Diversification des profils d’étudiants : un impact "défavorable" de la réforme
Jugé complexe (en soi et du fait d’un "cadre réglementaire permissif" ayant entraîné "un déploiement hétérogène" puisqu’il y aurait "autant de déclinaisons de la réforme que d’universités") et peu lisible pour les étudiants comme pour l’ensemble des parties prenantes, le nouveau dispositif d’accès aux études de santé n’aurait pas permis d’obtenir des résultats tangibles en matière d’amélioration de la réussite des étudiants et de diversification des profils. Sur ce dernier point, la réforme pourrait même avoir eu un effet contre-productif, "une légère tendance à l’homogénéisation" des profils étant perçue.
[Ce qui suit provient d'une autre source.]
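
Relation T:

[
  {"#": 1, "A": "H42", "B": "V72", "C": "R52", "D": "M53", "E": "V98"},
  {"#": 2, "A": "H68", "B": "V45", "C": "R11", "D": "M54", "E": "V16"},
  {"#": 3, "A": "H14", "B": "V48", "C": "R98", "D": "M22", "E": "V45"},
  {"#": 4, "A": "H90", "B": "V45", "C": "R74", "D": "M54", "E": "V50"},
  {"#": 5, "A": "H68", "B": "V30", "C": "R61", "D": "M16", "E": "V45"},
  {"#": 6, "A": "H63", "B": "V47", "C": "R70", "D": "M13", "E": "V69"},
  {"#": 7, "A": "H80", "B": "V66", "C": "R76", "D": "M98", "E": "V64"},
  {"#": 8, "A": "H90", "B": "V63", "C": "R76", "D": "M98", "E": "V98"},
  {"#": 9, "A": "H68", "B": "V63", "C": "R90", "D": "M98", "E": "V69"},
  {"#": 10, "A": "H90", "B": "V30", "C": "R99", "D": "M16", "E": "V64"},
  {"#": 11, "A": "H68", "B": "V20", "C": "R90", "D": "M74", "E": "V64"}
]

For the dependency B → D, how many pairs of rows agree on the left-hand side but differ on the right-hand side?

0

B=V45: all 2 rows agree on D — 0 pairs.
B=V30: all 2 rows agree on D — 0 pairs.
B=V63: all 2 rows agree on D — 0 pairs.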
Si des LAS ont été ouvertes dans des universités sans UFR en santé situées hors des métropoles et des grandes villes, dans le but de recruter davantage de jeunes issus de territoires ruraux et/ou de milieux sociaux modestes, "les conditions d’études proposées dans ces universités sont telles que les chances d’accéder à MMOP demeurent faibles", selon le rapport. L’impact de la réforme est donc jugé "défavorable" puisque l’existence de ces formations a probablement dissuadé des étudiants de déménager pour accéder à un parcours offrant plus de chances de réussite.
Le statut quo est donc intenable pour la Cour des comptes qui préconise de rétablir une voie unique d’accès aux études de santé, tout en maintenant certains aspects de la réforme jugés positifs tels que l’impossibilité de redoubler la première année et l’intégration d’une mineure hors santé ouvrant l’accès à une deuxième année de licence. La Cour recommande également d’expérimenter "un accès direct en pharmacie et en maïeutique pour un contingent d’élèves sélectionnés sur Parcoursup" - cela en complément de la procédure classique.
Ce rapport constitue "un constat d’échec solidement étayé", selon la commission des affaires sociales du Sénat, qui appelle à "des réponses urgentes" et annonce lancer "des travaux complémentaires destinés à dresser des perspectives d’évolution rapide".